Frito Lay followed that up two years ago by launching reduced-sodium Lays, a lightly salted potato chip. Matta says the move was a result of research showing consumers were increasingly concerned about how much sodium was in their diets.
“It’s about offering consumers choice. You can buy original Lays or right beside it, reduced-sodium Lays,” he says, noting the company’s cooking processes are now healthier as well, thanks to the use of sunflower and corn oils.
But the most ground-breaking products launched by Frito Lay is its Flat Earth vegetable and fruit crisps, baked chips that contain a half-serving of fruits and vegetables in each serving of 14 chips. Some of the flavors include Apple Cinnamon Grove, Peach Mango Paradise, Tangy Tomato Ranch, and Wild Berry Patch.
Matta says they allow consumers to enjoy snacking on fruits and vegetables in a “great tasting” chip without actually eating fruits and vegetables. “It’s an easy thing to say but it’s really hard to do, to deliver on the best of both worlds. It takes a significant investment and really understanding your consumer,” he says.
The reality of the snack food business is taste is always king, Matta says. People also want to enjoy snack foods because they’re a break from their daily routine, he adds.
“The nirvana consumers seek is they want to eat their cake and have it, too,” he says. “They want to have healthier snacks and do the right things for their diet. At the same time, they don’t want to give up taste.”
He says studies have shown consumers have been disappointed in other snack food categories where they feel they’ve had to make a significant trade off in taste to get a healthy product.
Furthermore, Matta says the company’s core philosophy of being as close to the consumer as possible, and distinguishing between fads and long-term trends, hasn’t changed. And, he adds, just because the company has become more health conscious in its line-up, it hasn’t changed its branding focus.
“We’re continuing to play a leadership role and the nature of that evolves. (Our brand) is about maintaining the connection with consumers and doing the right thing, making the right offerings,” he says.
Frito Lay isn’t only changing the products in its packages; it’s also changing the size of the packages themselves. Last year, it launched 100-calorie packs to help some of its customers regulate their intake. “We’re giving them the snacks that they love, only smaller.
"The idea is to make 100 calories in easy-to-use and carry packaging. Some customers are counting calories all the time.

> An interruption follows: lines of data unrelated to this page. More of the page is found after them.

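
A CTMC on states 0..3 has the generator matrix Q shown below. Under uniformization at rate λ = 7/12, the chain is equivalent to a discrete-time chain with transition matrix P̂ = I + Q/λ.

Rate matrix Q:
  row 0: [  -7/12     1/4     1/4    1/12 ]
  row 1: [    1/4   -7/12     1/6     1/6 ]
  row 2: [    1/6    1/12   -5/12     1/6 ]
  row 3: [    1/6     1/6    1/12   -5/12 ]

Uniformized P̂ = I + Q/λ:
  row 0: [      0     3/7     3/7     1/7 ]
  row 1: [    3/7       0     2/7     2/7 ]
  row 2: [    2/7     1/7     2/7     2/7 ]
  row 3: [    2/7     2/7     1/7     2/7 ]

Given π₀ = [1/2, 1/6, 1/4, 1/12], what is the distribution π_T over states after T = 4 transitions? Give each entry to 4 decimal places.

t=0: π = [0.5000, 0.1667, 0.2500, 0.0833]
t=1: π = [0.1667, 0.2738, 0.3452, 0.2143]
t=2: π = [0.2772, 0.1820, 0.2789, 0.2619]
t=3: π = [0.2325, 0.2335, 0.2879, 0.2461]
t=4: π = [0.2526, 0.2111, 0.2838, 0.2525]

π = [0.2526, 0.2111, 0.2838, 0.2525]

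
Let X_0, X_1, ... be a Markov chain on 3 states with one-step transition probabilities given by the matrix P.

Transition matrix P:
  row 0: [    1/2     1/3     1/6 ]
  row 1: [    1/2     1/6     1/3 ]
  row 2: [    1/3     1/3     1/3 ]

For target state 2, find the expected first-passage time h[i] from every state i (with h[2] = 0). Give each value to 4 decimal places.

h = [4.6667, 4.0000, 0.0000]

First-step conditioning: h[2] = 0; for i ≠ 2, h[i] = 1 + Σ_k P[i][k]·h[k].
  h[0] = 1 + 1/2·h[0] + 1/3·h[1]
  h[1] = 1 + 1/2·h[0] + 1/6·h[1]
Solving the 2×2 linear system over states ≠ 2 gives exactly h = [14/3, 4, 0] (h[2] = 0 is the target).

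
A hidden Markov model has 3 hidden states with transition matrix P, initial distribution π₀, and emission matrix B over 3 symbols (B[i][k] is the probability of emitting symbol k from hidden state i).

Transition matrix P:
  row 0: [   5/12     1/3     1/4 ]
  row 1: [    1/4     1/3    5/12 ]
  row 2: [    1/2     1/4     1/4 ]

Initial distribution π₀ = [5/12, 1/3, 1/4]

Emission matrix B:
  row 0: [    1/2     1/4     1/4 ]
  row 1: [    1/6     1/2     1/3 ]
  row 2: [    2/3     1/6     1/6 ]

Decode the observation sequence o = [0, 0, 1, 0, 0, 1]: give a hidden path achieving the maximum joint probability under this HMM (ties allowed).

t=0: δ = [2.083e-01, 5.556e-02, 1.667e-01]  (obs o_0=0)
t=1: δ = [4.340e-02, 1.157e-02, 3.472e-02]  ψ = [0, 0, 0]  (obs o_1=0)
t=2: δ = [4.521e-03, 7.234e-03, 1.808e-03]  ψ = [0, 0, 0]  (obs o_2=1)
t=3: δ = [9.419e-04, 4.019e-04, 2.009e-03]  ψ = [0, 1, 1]  (obs o_3=0)
t=4: δ = [5.023e-04, 8.372e-05, 3.349e-04]  ψ = [2, 2, 2]  (obs o_4=0)
t=5: δ = [5.233e-05, 8.372e-05, 2.093e-05]  ψ = [0, 0, 0]  (obs o_5=1)
backtrack: best end state = 1; path = [0, 0, 1, 2, 0, 1]

path = [0, 0, 1, 2, 0, 1]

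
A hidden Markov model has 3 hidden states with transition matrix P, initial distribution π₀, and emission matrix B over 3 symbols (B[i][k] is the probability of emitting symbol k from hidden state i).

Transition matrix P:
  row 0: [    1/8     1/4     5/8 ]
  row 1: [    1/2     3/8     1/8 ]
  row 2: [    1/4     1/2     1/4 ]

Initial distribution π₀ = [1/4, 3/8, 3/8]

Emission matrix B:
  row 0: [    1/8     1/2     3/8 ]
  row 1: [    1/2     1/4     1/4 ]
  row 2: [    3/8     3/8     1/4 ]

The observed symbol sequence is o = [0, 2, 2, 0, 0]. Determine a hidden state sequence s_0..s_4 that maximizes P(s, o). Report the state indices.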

To them, 100-calorie offerings make a ton of sense,” he says, adding the company will continue to supplement the Frito Lay portfolio with new brands and ideas.
Matta explains that consumers will always jump on and off the bandwagons of fad diets, but in general, most of them are looking to make healthy eating choices on an ongoing basis. “I don’t want to say it’s everyone, but most consumers, on one level, say they monitor what they eat or make choices based on health and wellness. They may not be making them 24-7, but they’re definitely making them. We’ve always been a snack food company for all people,” he says.

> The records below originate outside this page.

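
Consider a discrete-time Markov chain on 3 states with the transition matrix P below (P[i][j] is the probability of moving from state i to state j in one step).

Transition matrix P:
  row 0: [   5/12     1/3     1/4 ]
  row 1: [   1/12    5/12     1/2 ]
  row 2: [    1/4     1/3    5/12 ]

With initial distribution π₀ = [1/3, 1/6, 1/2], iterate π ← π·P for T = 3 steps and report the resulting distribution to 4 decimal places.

π = [0.2294, 0.3635, 0.4071]

t=0: π = [0.3333, 0.1667, 0.5000]
t=1: π = [0.2778, 0.3472, 0.3750]
t=2: π = [0.2384, 0.3623, 0.3993]
t=3: π = [0.2294, 0.3635, 0.4071]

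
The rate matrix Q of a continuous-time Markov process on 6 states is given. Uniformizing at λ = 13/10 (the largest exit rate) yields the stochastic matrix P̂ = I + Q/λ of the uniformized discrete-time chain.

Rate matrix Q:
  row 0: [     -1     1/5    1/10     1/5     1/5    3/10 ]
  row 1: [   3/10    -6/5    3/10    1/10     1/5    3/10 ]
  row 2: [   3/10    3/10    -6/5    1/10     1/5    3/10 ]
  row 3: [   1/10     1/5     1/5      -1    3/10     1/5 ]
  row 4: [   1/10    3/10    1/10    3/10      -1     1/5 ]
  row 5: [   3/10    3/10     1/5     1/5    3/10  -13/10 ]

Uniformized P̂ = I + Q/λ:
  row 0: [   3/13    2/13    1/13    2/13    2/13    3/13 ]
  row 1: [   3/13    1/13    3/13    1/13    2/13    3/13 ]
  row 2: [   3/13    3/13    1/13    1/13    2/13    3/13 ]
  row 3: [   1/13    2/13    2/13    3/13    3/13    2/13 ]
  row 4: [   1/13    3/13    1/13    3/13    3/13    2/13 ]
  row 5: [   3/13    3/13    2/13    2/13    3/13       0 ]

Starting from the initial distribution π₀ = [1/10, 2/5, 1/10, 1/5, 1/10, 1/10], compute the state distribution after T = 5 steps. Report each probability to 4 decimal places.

t=0: π = [0.1000, 0.4000, 0.1000, 0.2000, 0.1000, 0.1000]
t=1: π = [0.1846, 0.1462, 0.1615, 0.1385, 0.1846, 0.1846]
t=2: π = [0.1811, 0.1834, 0.1243, 0.1550, 0.1929, 0.1633]
t=3: π = [0.1772, 0.1767, 0.1296, 0.1569, 0.1932, 0.1663]
t=4: π = [0.1769, 0.1779, 0.1290, 0.1572, 0.1936, 0.1655]
t=5: π = [0.1768, 0.1777, 0.1291, 0.1572, 0.1936, 0.1656]

π = [0.1768, 0.1777, 0.1291, 0.1572, 0.1936, 0.1656]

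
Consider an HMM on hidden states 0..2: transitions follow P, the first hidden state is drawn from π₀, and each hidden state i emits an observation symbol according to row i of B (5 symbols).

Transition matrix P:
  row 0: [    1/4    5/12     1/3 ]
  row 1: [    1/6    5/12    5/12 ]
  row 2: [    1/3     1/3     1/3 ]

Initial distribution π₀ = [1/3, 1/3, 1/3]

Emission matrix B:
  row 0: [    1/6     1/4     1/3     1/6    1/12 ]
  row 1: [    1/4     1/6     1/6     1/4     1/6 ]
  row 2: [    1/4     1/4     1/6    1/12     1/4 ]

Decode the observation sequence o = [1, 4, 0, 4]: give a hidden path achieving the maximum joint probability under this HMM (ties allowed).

path = [0, 1, 1, 2]

t=0: δ = [8.333e-02, 5.556e-02, 8.333e-02]  (obs o_0=1)
t=1: δ = [2.315e-03, 5.787e-03, 6.944e-03]  ψ = [2, 0, 0]  (obs o_1=4)
t=2: δ = [3.858e-04, 6.028e-04, 6.028e-04]  ψ = [2, 1, 1]  (obs o_2=0)
t=3: δ = [1.674e-05, 4.186e-05, 6.279e-05]  ψ = [2, 1, 1]  (obs o_3=4)
backtrack: best end state = 2; path = [0, 1, 1, 2]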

Rob Warren, director of the Asper Centre for Entrepreneurship at the University of Manitoba, says Frito Lay has done a great job on two fronts. First, cutting down on calories by going the baked route and coming out with 100-calorie packages show the company has kept on top of what consumers are looking for.
Second, by repositioning its chips, pretzels and other items away from being something consumers “shovel down,” they have become “snack foods” rather than “something to eat whenever you’re hungry.”
“Frito Lay had to move away from being the king of the high-fat, high-calorie content to more health conscious products,” he says, adding the company now stamps its healthy products with a green check mark surrounded by a yellow circle.
Warren says necessity was the mother of invention when it came to Frito Lay repositioning its product line. “They had seen their market share eaten away because people were concerned with the obesity crisis in North America and they were moving towards healthier living. People didn’t want to be seen shovelling down food that can cause heart disease, a stroke or some other medical condition. Now they still want to have salty snack foods but in a healthier format,” he says.